6 Bernadette crouches by the liquor cabinet and upends her purse––used pink Kleenex, ticket stubs, The Catcher in the Rye––to find the yellow tin of Anacin. She swallows six with Dr. Pepper and leaves for school. She hopes the pad won’t leak along the way. As always, there is Rosa on the corner by the Baptist church, her woven purse from Juarez lumpy with Hostess treats and hairspray, mascara and movie mags. You’ve got that pain-crease in your forehead, ’Dette. Let Theo do it out there on the dunes and you’ll feel better. They squeeze into the smoke-fogged senior bathroom where girls in letter jackets sit on sinks to light their Kools and never let you wash your hands.
7 The Story of Menstruation, a ten-minute animated Disney film made in 1947, was narrated by Gloria Blondell, voice talent and actress, sister to the more famous Joan Blondell. Gloria was not mentioned in the credits. Use of the word vagina in the script is believed to be a first in the world of film.
White Sands Missile Range, in south central New Mexico, is the largest military installation in the United States. It occupies 3,200 square miles of the Tularosa Basin, and it surrounds the gypsum
dunes of White Sands National Monument. It is home to the Trinity Site, where the world’s first nuclear weapon was detonated.
The Soviet Union launched Sputnik, the first artificial Earth satellite, into low Earth orbit on October 4, 1957. Its radio signal, transmitted at 20.005 and 40.002 MHz, was easily detected by amateur radio operators around the world. Sputnik completed 1,440 orbits of Earth and burned up on reentry on January 4, 1958.
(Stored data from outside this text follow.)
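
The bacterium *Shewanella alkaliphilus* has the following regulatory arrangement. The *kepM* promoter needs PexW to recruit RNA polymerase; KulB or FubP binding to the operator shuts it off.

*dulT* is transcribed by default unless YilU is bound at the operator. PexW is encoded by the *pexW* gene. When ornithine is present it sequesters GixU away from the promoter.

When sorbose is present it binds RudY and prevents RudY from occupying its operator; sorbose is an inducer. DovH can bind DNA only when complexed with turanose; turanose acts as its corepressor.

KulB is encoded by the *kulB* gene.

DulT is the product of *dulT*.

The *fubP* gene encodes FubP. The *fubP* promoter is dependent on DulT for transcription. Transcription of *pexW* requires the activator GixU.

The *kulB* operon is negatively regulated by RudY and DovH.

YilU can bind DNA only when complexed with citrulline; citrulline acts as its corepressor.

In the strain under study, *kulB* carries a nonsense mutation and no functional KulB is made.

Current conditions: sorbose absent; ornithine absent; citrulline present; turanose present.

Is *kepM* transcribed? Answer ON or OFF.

KulB is non-functional in this strain, so it has no effect.
Citrulline is present, so YilU is active.
With repressor YilU bound, *dulT* is not transcribed.
So DulT is not produced.
Required activator DulT is absent, so *fubP* is not transcribed.
So FubP is not produced.
Ornithine is absent, so GixU is active.
No repressor is bound and GixU is active, so *pexW* is transcribed.
So PexW is produced and active.
No repressor is bound and PexW is active, so *kepM* is transcribed.

ON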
8 Theo’s locker smells like crushed baloney, plus the Anacin’s worn off. In all his tromping through coyote tracks and chamisa, feather grass and scorpions, he’s found a single shiny scrap of the mothership. Bernadette rubs it with her thumb. It’s like my mom’s silver lamé pedal pushers. Theo has a bullet head and slanted eyes. Down the hall, a kid yells, Theo! The spacemen called! They want you back! Bernadette would like to burrow in a den with pups and go to sleep. Theo thinks: V=IR. Ohm’s Law. How to overcome Resistance and experience the Voltage that is Bernadette? Come out there with me, he says. I know there’s more.
9 “Rosa, I’m not doing it in the sand.”
“Well then, go to Okie Joe’s like I did.”
10
First light.
Rory turns his collar up and taxis out. He’d rather be jerking off to thoughts of Rosa, but two more longhorn calves are out there with carotids leaking blood onto the desert floor.
Bernadette puts on a pad, three pairs of panties, and her hiking boots. She commandeers the stepdad’s Bel Air and fishtails out of town for Okie Joe’s.
The alpha female checks her pups. Tilts her head when she hears the plane. Creases her forehead, licks a pup, and trots away.
Theo launches Morning Suns onto half-lit lawns. He has a year-old rubber in his jeans and the shred of mothership tied to his bike. The Schwinn’s a symphony of clanks and grinds. He pedals out toward Bernadette.
11 She crests the mesa underneath the hanging moon. Now she is all inside the gray-gold fur, catching scent of Theo, shying from his grind of metal, shying from the plane that banks aloft. She sets a course by the dimming stars and lopes away.